Antes de acompanhar, como observador de guerra (enviado por este jornal) integrado ao Batalhão Paulista, o massacre final de Canudos, nos primeiros dias de outubro de 1907, Euclides já havia desenvolvido, em Salvador, um estudo profundo dos aspectos geográfico, geológico, botânico e zoológico da região, assim como dos antecedentes sociológicos do conflito. Neste ponto a releitura de Os Sertões, nos dias de hoje, nos mostra alguns diagnósticos de assustadora atualidade. Euclides combatia com contundência os desmatamentos e as queimadas, praticados por aqueles aos quais chamava de "fazedores de deserto". Trazia ele, então, o que hoje seria um dado desconcertante - e "politicamente incorreto" - sobre a origem das queimadas.
Está escrito às páginas 53 e seguintes de Os Sertões (6ª edição, Livraria Francisco Alves, 1923): "Começou isto por um desastroso legado indígena. Na agricultura primitiva dos silvícolas, era instrumento fundamental - o fogo. (...) O aborígene prosseguia abrindo novas roças, novas derrubadas, novas queimas, alargando o círculo dos estragos em novas caapueras, que ainda uma vez deixava para formar outras noutros pontos. (...) Veio depois o colonizador e copiou o mesmo proceder. (...) Abriram-se desde o alvorecer do século XVII, nos sertões abusivamente sesmados, enormíssimos campos, compáscuos, sem divisas, estendendo-se pelas chapadas em fora. (...) Abria-os, de idêntico modo, o fogo livremente aceso, sem aceiros, avassalando largos espaços, solto nas lufadas violentas do nordeste."
E Euclides prosseguia falando daquilo que era (e continua sendo) nossa terrível contribuição para a alteração climática que já ameaça a sobrevivência da espécie humana no planeta: "Ora, estas selvatiquezas atravessaram toda a nossa história. Ainda em meados deste século, no atestar de velhos habitantes das povoações ribeirinhas do S. Francisco, os exploradores que em 1830 avançavam, a partir da margem esquerda daquele rio, carregando em vasilhas de couro indispensáveis provisões de água, tinham, na frente, alumiando-lhes a rota, abrindo-lhes a estrada e devastando a terra, o mesmo batedor sinistro, o incêndio. Durante meses seguidos via-se no poente, entrando pelas noites dentro, o reflexo rubro das queimadas." Então Euclides escreveu, numa frase tristemente premonitória: "Imaginem-se os resultados de semelhante processo aplicado, sem variantes, no decorrer de séculos." E esse grande precursor do ambientalismo no Brasil - nunca valorizado como tal - faz uma síntese maior da tragédia de Canudos, nestes precisos termos: "O martírio do homem, ali, é o resultado de tortura maior, mais ampla, abrangendo a economia geral da vida."

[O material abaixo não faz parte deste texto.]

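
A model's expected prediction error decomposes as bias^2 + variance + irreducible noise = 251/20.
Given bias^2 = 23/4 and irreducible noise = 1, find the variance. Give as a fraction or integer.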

Quando me perguntou (em março de 2007) o que eu escrevia e lhe respondi que era meu discurso de posse na Academia Paulista de História (APH), na cadeira cujo patrono era Euclides da Cunha, minha vizinha, boa profissional e supostamente bem informada, indagou: "O corno?" Ela ali sintetizava no que se transformou, para o grande público e as novas gerações, a imagem do intelectual, profissional e homem público extraordinário que foi Euclides da Cunha. A tragédia passional que levou ao fim precoce de sua vida, contracenada por personagens medíocres, insignificantes, que roubaram a cena de sua biografia e deixaram em segundo plano a sua obra, teve como ponto culminante um desastrado seriado de televisão que resumiu sua vida a uma história policial. Assim como outro seriado resumiu dom João VI ao gordo que se empanturrava e lambuzava com coxas da galinha, Euclides passou a ser o corno que quando deixou de ser manso foi matar e morreu. Está bem que physique du rôle não seja algo tão fundamental numa interpretação, mas há limites. Uma figura de galã, como a do ator Tarcísio Meira, para representar um homem franzino e doente como Euclides da Cunha equivalia a dar a Jô Soares o papel de Jesus crucificado num seriado da Paixão de Cristo.
Justiça se faça: o tal seriado não foi o único responsável pelo assassinato da imagem de Euclides. Antes e depois dele, muito se tem escrito sobre a tragédia e pouco sobre a obra. Não se tem estimulado o público a conhecê-la diretamente, sem a interpretação (geralmente ideológica) de "especialistas". Assim é que mataram Euclides de novo.